Ma la sinistra non arretra. In questa vicenda emerge con chiarezza la concezione della statualità del diritto, come se soltanto il giudice ordinario potesse non solo amministrare la giustizia, ma rendere giustizia al cittadino-lavoratore. E’ l’idea del lavoratore, considerato, juris et de jure, contraente debole del rapporto che contribuisce ad ingessare il diritto del  lavoro, finendo per trattare il prestatore stesso come un eterno minus habens incapace per legge di disporre di sé e dei propri diritti.


Autore: Giuliano Cazzola

Nato a Bologna nel 1941. Laureato in Giurisprudenza, esperto di questioni relative a diritto del lavoro, welfare e previdenza, è stato dirigente generale del Ministero del Lavoro e delle Politiche Sociali. Insegna Diritto della Sicurezza Sociale presso l’Università di Bologna. Ha scritto, tra l’altro, per Il Sole 24 Ore, Il Giornale, Quotidiano Nazionale e Avvenire e collaborato con le riviste Economy, Il Mulino e Liberal. È stato deputato per il Pdl nella XVI Legislatura. Per le elezioni 2013, ha aderito alla piattaforma di Scelta Civica - Con Monti per l'Italia.
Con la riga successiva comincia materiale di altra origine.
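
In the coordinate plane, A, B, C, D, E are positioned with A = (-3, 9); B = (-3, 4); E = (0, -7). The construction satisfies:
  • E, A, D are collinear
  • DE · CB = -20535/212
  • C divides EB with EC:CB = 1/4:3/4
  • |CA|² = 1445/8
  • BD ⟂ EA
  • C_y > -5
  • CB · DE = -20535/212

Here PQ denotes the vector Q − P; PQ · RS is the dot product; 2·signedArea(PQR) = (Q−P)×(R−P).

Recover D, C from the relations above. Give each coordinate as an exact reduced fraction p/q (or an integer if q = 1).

C = (-3/4, -17/4)
D = (-111/53, 221/53)

1. D_x = -111/53  [E, A, D are collinear ∩ BD ⟂ EA]
2. D_y = 221/53  [E, A, D are collinear ∩ BD ⟂ EA]
   → D = (-111/53, 221/53)
3. C_x = -3/4  [C divides EB with EC:CB = 1/4:3/4]
4. C_y = -17/4  [C divides EB with EC:CB = 1/4:3/4]
   → C = (-3/4, -17/4)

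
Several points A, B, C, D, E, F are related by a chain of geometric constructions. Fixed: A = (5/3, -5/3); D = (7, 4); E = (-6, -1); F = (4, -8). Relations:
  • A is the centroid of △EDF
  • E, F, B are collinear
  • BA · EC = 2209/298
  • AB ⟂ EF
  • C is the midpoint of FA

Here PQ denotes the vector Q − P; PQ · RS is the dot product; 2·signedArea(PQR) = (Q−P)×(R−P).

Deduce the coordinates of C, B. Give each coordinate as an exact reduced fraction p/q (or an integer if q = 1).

1. C_x = 17/6  [C is the midpoint of FA]
2. C_y = -29/6  [C is the midpoint of FA]
   → C = (17/6, -29/6)
3. B_x = -242/447  [E, F, B are collinear ∩ AB ⟂ EF]
4. B_y = -2155/447  [E, F, B are collinear ∩ AB ⟂ EF]
   → B = (-242/447, -2155/447)

B = (-242/447, -2155/447)
C = (17/6, -29/6)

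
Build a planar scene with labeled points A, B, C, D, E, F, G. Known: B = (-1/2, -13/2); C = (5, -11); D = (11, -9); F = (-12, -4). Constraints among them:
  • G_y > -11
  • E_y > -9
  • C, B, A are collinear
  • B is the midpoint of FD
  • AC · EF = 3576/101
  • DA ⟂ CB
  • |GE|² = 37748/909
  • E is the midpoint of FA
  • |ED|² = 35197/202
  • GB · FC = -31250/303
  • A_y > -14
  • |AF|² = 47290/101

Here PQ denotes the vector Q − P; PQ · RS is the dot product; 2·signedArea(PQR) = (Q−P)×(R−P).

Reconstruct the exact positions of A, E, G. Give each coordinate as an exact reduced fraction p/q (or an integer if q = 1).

A = (769/101, -1327/101)
E = (-443/202, -1731/202)
G = (2447/606, -2063/202)

1. A_x = 769/101  [C, B, A are collinear ∩ DA ⟂ CB]
2. A_y = -1327/101  [C, B, A are collinear ∩ DA ⟂ CB]
   → A = (769/101, -1327/101)
3. E_x = -443/202  [E is the midpoint of FA]
4. E_y = -1731/202  [E is the midpoint of FA]
   → E = (-443/202, -1731/202)
5. G_x = 2447/606  [line -17·x + 7·y + 42461/303 = 0 ∩ |GE|² = 37748/909]
6. G_y = -2063/202  [line -17·x + 7·y + 42461/303 = 0 ∩ |GE|² = 37748/909]
   → G = (2447/606, -2063/202)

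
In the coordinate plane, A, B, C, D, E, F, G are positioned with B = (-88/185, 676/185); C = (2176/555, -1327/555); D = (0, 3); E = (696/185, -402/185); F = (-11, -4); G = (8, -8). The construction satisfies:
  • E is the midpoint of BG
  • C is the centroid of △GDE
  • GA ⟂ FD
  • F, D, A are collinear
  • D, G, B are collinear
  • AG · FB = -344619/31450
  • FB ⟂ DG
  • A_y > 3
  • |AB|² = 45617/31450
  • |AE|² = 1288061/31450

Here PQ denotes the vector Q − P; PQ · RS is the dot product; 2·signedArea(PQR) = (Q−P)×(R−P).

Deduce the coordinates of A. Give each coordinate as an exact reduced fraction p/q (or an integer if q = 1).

A = (121/170, 587/170)

1. A_x = 121/170  [F, D, A are collinear ∩ GA ⟂ FD]
2. A_y = 587/170  [F, D, A are collinear ∩ GA ⟂ FD]
   → A = (121/170, 587/170)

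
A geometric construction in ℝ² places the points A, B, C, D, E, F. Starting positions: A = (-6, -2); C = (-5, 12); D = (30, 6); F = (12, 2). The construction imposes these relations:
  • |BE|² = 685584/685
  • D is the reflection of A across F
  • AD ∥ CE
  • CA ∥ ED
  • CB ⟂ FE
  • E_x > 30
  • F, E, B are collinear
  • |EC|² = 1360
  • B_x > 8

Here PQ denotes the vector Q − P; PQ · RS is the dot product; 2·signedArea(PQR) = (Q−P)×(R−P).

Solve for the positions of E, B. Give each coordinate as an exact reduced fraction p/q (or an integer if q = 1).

1. E_x = 31  [CA ∥ ED ∩ AD ∥ CE]
2. E_y = 20  [CA ∥ ED ∩ AD ∥ CE]
   → E = (31, 20)
3. B_x = 5503/685  [F, E, B are collinear ∩ CB ⟂ FE]
4. B_y = -1204/685  [F, E, B are collinear ∩ CB ⟂ FE]
   → B = (5503/685, -1204/685)

B = (5503/685, -1204/685)
E = (31, 20)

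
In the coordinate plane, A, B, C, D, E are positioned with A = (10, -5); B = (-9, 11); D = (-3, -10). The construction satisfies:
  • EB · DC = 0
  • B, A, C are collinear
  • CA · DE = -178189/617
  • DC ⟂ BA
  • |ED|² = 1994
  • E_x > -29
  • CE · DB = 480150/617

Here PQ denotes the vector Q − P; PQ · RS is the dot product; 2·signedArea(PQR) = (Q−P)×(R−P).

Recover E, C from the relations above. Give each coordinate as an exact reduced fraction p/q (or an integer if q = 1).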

3 Responses to “CGIL chiama, PD risponde. Neppure corretto come vuole il Quirinale, il ‘collegato lavoro’ va bene”

  1. LibDan scrive:

    Concordo in pieno con Giuliano Cazzola, queste posizioni della CGIL, fanno si che il lavoratore venga considerato come un eterno “minus habens” incapace per legge di disporre di sé e dei propri diritti. Ma mi permetto di aggiungere un cosa: nella pratica di tutti i giorni il lavoratore normale e “non sindacalizzato” magari ottiene dal giudice, dopo mesi o anni di travaglio, un provvedimento di “reintegra” che davvero non lo aiuta molto dato che il rapporto con la sua azienda è evidentemente compromesso e non ottiene invece un idoneo supporto sia economico che di formazione e orientamento professionale che gli consentirebbe di intraprendere un nuovo percorso per lui soddisfacente sia in termini economici che di realizzazione personale. Questo dovrebbe essere l’obiettivo di un partito di sinistra che sta dalla parte del lavoratore e magari “pensa” ed elabora politiche con la mente di uno studioso di eccellenza come Pietro Ichino. L’appiattimento su posizioni ideologiche e che stridono col mercato del lavoro di oggi davvero aiutano poco i lavoratori dipendenti italiani che, per inciso, si “avvalgono” dei sindacati piu’ pervasivi d’europa e ricevono a fine mese degli stipendi tra i piu’ bassi in assoluto.. Di “amici dei lavoratori” così ne faremmo tutti volentieri a meno.. LibDan

  2. marcello scrive:

    Ora stanno privatizzando, come temevo, anche la giustizia.
    Si ritiene che il lavoratore è portato a disporre di più dei propri diritti. Ma c’era anche prima un tentativo obbligatorio di conciliazione davanti alla camera del lavoro, e anche nel Tribunale, dove fra le varie cose lavoro, ci sono molte conciliazioni. Solo che prima c’erano più garanzie per i diritti del lavoratore. Ora c’è il rischio che il rapporto sia più squilibrato e che il datore possa fare di più il buono e cattivo tempo.